Rav Asher Cohen · אוי לנו מיום הדין — Malheur à nous au Jour du Jugement · Séfer Béréchit · 5785

Quand les frères découvrent l'argent ils tremblent de 'harada, mais devant l'accusation bien plus grave du gobelet cette terreur disparaît — annonce du thème du pardon difficile.

Le reproche de Réouven ne visait pas la vente (la Chékhina y était jointe) mais le manque de ra'hamim : ils sont restés de marbre face aux supplications de Yossef.

Yéhouda abandonne le tsédek (la justice, perdue d'avance) pour le régesh (l'émotion), rappelant huit fois la souffrance du père vivant.

La question « Haod avi 'haï ? » est la tokha'ha cachée de Yossef : vous me réclamez la compassion que vous ne m'avez pas donnée — le miroir de leur propre incohérence.

Rabbi Yo'hanan : si les frères se sont effondrés devant la réprimande d'un frère de chair, que dirons-nous au jour du Din devant Hachem ?

Ni Yossef ne dit « sala'hti », ni les frères ne demandent pardon : demander et accorder le pardon entre l'homme et son prochain est le tikoun inachevé.

📖 Cours complet
1 Introduction : une question troublante

Au début de notre récit, quand les frères découvrent l'argent remis dans leurs sacs, ils sont saisis d'effroi : « Ma zot assa lanou Elokim ? » — Qu'est-ce que D.ieu nous a fait ? Ils tremblent, ils sont terrifiés.
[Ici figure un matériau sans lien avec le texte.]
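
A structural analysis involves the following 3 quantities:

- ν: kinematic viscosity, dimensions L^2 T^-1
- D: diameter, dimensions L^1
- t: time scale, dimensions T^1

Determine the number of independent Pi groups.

There are 3 variables and 2 base dimensions (L, T).
The dimension matrix has rank 2.
Independent dimensionless groups: 3 − 2 = 1.

1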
Mais plus tard, quand on trouve le gobelet chez Binyamin — accusation bien plus grave ! — où est passée cette terreur ? Où est la 'harada (חרדה) ?

Piste de réponse La réponse se trouve peut-être dans ce qui suit : demander pardon n'est simple pour personne. Les frères eux-mêmes, tout au long de cette histoire, n'ont jamais demandé pardon à Yossef.
2 Le souvenir de Réouven

Dans la Paracha précédente, Réouven rappelle aux frères pourquoi ce malheur leur arrive. Mais il ne parle pas de la vente de Yossef ! Car la Chékhina s'était jointe à eux lors de cette décision, et on ne peut dire qu'ils ont mal agi si la Présence divine était avec eux.

« Acher raïnou tsarat nafcho béhit'hanéno élénou vélo chamanou » — Nous avons vu la détresse de son âme quand il nous suppliait, et nous ne l'avons pas écouté.Béréchit 42:21
Le vrai reproche Le problème n'était pas la vente en elle-même, mais le manque de ra'hamim (compassion). Yossef les suppliait, il était en détresse, et ils sont restés de marbre. Ils n'ont pas été ra'hamanim — miséricordieux.
3 La plaidoirie de Yéhouda

Arrive notre Paracha : « Vayigach élav Yéhouda ». Yéhouda s'avance et plaide devant le vice-roi d'Égypte. Écoutons la douleur dans chaque mot.

« Yech lanou av zakén » — Nous avons un père âgé... « Véyéled zékounim katan » — et un enfant de sa vieillesse, un petit... « Véa'hiv met » — son frère est mort... « Vayivatér hou lévado léimo » — il est resté seul de sa mère... « Véaviv ahévo » — et son père l'aime.Béréchit 44:20

Yéhouda décrit un père vieillissant, brisé par la perte d'un fils, dont toute la vie est suspendue à ce dernier enfant. « Nafcho kéchoura bénafcho » — son âme est liée à son âme.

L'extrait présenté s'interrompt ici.